La chambre d’Hillary


Brian en était tout retourné. C’était une déesse. Une sœur cadette de Liv Ullman, à la rigueur… et par un putain de bol, elle avait une chambre !

Cette fille ne plaisantait pas.

— Je m’appelle Hillary, dit-elle en refermant la porte.

La chambre n’était pas plus grande qu’un petit bureau.

— Pas étonnant.

— Hein ?

— Ce nom vous va très bien. Et vous allez très bien avec le nom.

— Vous n’êtes pas obligé de me faire des compliments. Je suis décidée.

— J’étais sincère.

— Et quel est votre nom ?

— Brian.

Elle tapota l’emplacement vide sur le lit à côté d’elle.

— Assieds-toi, Brian.

Elle semblait étrangement clinique, malgré sa nudité.

— Tu as déjà fait cela souvent ?

— Venir aux bains ?

Elle ne pouvait pas vouloir dire baiser.

— Non, je veux dire, faire l’amour avec une fille… une femme ?

Il lui adressa son plus beau sourire à la Steve McQueen.

— Je me défends pas trop mal.

— Depuis quand es-tu gay ?

— Quoi ?

— Si tu ne veux pas en parler, ce n’est pas grave.

— Euh… Je crois que tu fais erreur.

— Bien… Comme tu voudras.

Son regard se voulait professionnellement compatissant. Cela l’irritait au plus haut point.

— Non, Hillary… pas « bien ». Je ne suis pas gay, c’est clair ?

— Tu n’es pas gay ?

— Non.

— Mais qu’est-ce que tu fais ici alors ?

— Je deviens dingue ! Elle me demande ce que je fais ici ! Mais bordel de merde, qu’est-ce que tu crois que je suis en train de foutre ici ?

— Beaucoup de mecs qui viennent ici sont gays… ou bi, au moins.

— Ouais, ben pas moi, OK ? J’ai un répertoire limité mais bien huilé.

Doucement, il déposa sa main sur la jambe d’Hillary.

Doucement, elle la repoussa.

— Nous sommes tous un peu homosexuels, Brian. Cela veut dire que tu n’es pas en relation avec ton corps.

— Ce n’est pas avec mon corps que j’ai envie d’être en relation !

— Tu n’es pas obligé de jouer au macho en permanence, tu sais.

— Je ne joue pas au macho. J’essaie de m’envoyer en l’air.

— Ah. Une exploitation froide et mécanique de…

— Écoute…

La voix de Brian s’était faite plus douce :

— Je ne pense pas que tu sois tout à fait juste en insinuant que je suis un phallocrate. Je veux dire, euh, nous sommes égaux, non ? Regarde nous deux. Tu m’as invité dans ta chambre… et moi j’ai accepté. Non ?

Elle fixa le mur et dit :

— Je pensais que tu avais besoin d’aide.

— Mais j’en ai besoin. J’en ai terriblement besoin !

— Ce n’est pas la même chose.

— Qu’est-ce que j’y peux si je suis différent ? J’ai eu ces envies perverses depuis toujours.

— Ne sois pas si impertinent ! Tu ne vaux pas plus qu’un gay, tu sais.

— Hillary, est-ce que j’ai dit ça ? Hein ? J’aime bien les gays.
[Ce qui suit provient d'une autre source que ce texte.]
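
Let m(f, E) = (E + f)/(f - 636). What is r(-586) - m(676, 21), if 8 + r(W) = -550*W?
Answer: 12890983/40 ≈ 3.2227e+5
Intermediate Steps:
m(f, E) = (E + f)/(-636 + f)
r(W) = -8 - 550*W
r(-586) - m(676, 21) = (-8 - 550*(-586)) - (21 + 676)/(-636 + 676) = (-8 + 322300) - 697/40 = 322292 - 697/40 = 12890983/40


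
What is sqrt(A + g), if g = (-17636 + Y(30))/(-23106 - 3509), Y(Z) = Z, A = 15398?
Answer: 3636*sqrt(825065)/26615 ≈ 124.09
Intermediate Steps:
g = 17606/26615 (g = (-17636 + 30)/(-23106 - 3509) = -17606/(-26615) = -17606*(-1/26615) = 17606/26615 ≈ 0.66151)
sqrt(A + g) = sqrt(15398 + 17606/26615) = sqrt(409835376/26615) = 3636*sqrt(825065)/26615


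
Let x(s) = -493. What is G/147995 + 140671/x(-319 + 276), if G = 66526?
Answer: -20785807327/72961535 ≈ -284.89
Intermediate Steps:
G/147995 + 140671/x(-319 + 276) = 66526/147995 + 140671/(-493) = 66526*(1/147995) + 140671*(-1/493) = 66526/147995 - 140671/493 = -20785807327/72961535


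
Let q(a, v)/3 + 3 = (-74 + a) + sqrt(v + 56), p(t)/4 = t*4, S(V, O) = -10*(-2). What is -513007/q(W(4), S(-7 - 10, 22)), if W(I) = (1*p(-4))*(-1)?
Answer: 6669091/279 + 1026014*sqrt(19)/279 ≈ 39933.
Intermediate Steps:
S(V, O) = 20
p(t) = 16*t (p(t) = 4*(t*4) = 4*(4*t) = 16*t)
W(I) = 64 (W(I) = (1*(16*(-4)))*(-1) = (1*(-64))*(-1) = -64*(-1) = 64)
q(a, v) = -231 + 3*a + 3*sqrt(56 + v) (q(a, v) = -9 + 3*((-74 + a) + sqrt(v + 56)) = -9 + 3*((-74 + a) + sqrt(56 + v)) = -9 + 3*(-74 + a + sqrt(56 + v)) = -9 + (-222 + 3*a + 3*sqrt(56 + v)) = -231 + 3*a + 3*sqrt(56 + v))
-513007/q(W(4), S(-7 - 10, 22)) = -513007/(-231 + 3*64 + 3*sqrt(56 + 20)) = -513007/(-231 + 192 + 3*sqrt(76)) = -513007/(-231 + 192 + 3*(2*sqrt(19))) = -513007/(-231 + 192 + 6*sqrt(19)) = -513007/(-39 + 6*sqrt(19))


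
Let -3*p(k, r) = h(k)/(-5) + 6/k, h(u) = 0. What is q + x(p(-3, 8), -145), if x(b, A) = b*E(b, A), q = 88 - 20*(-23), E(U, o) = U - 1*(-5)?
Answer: 4966/9 ≈ 551.78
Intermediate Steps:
E(U, o) = 5 + U (E(U, o) = U + 5 = 5 + U)
q = 548 (q = 88 + 460 = 548)
p(k, r) = -2/k (p(k, r) = -(0/(-5) + 6/k)/3 = -(0*(-⅕) + 6/k)/3 = -(0 + 6/k)/3 = -2/k)
x(b, A) = b*(5 + b)
q + x(p(-3, 8), -145) = 548 + (-2/(-3))*(5 - 2/(-3)) = 548 + (-2*(-⅓))*(5 - 2*(-⅓)) = 548 + 2*(5 + ⅔)/3 = 548 + (⅔)*(17/3) = 548 + 34/9 = 4966/9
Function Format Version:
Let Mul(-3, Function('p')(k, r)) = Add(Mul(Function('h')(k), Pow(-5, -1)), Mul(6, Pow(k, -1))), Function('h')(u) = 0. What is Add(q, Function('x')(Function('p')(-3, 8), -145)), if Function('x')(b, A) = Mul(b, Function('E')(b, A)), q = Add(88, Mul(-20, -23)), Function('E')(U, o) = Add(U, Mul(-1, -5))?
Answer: Rational(4966, 9) ≈ 551.78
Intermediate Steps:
Function('E')(U, o) = Add(5, U) (Function('E')(U, o) = Add(U, 5) = Add(5, U))
q = 548 (q = Add(88, 460) = 548)
Function('p')(k, r) = Mul(-2, Pow(k, -1)) (Function('p')(k, r) = Mul(Rational(-1, 3), Add(Mul(0, Pow(-5, -1)), Mul(6, Pow(k, -1)))) = Mul(Rational(-1, 3), Add(Mul(0, Rational(-1, 5)), Mul(6, Pow(k, -1)))) = Mul(Rational(-1, 3), Add(0, Mul(6, Pow(k, -1)))) = Mul(Rational(-1, 3), Mul(6, Pow(k, -1))) = Mul(-2, Pow(k, -1)))
Function('x')(b, A) = Mul(b, Add(5, b))
Add(q, Function('x')(Function('p')(-3, 8), -145)) = Add(548, Mul(Mul(-2, Pow(-3, -1)), Add(5, Mul(-2, Pow(-3, -1))))) = Add(548, Mul(Mul(-2, Rational(-1, 3)), Add(5, Mul(-2, Rational(-1, 3))))) = Add(548, Mul(Rational(2, 3), Add(5, Rational(2, 3)))) = Add(548, Mul(Rational(2, 3), Rational(17, 3))) = Add(548, Rational(34, 9)) = Rational(4966, 9)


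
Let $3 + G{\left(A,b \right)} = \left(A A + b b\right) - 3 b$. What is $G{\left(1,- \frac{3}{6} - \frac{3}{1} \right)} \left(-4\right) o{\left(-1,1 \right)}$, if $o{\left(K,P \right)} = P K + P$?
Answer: $0$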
J’accepte les gays. Bon sang, ne me fais pas dire que certains de mes meilleurs amis sont gays !

— Même si tu le disais, je ne te croirais pas.

— Écoute, Hillary…

— Il vaut mieux que tu partes, Brian.

— S’il te plaît, tout ce que je…

— Je vais appeler Frieda.

Il se leva, et ramassa sa serviette à terre. Il l’enroula autour de sa taille. Hillary lui tenait déjà la porte ouverte.

— Une fois, lâcha-t-il, quand j’avais douze ans, moi et un type de ma compagnie de scout, on a enlevé notre…

— Ça ne compte pas.

Il resta dans l’embrasure de la porte, et la regarda avec une tristesse rêveuse refermer la porte sur elle. Vénus se réfugiait dans son coquillage.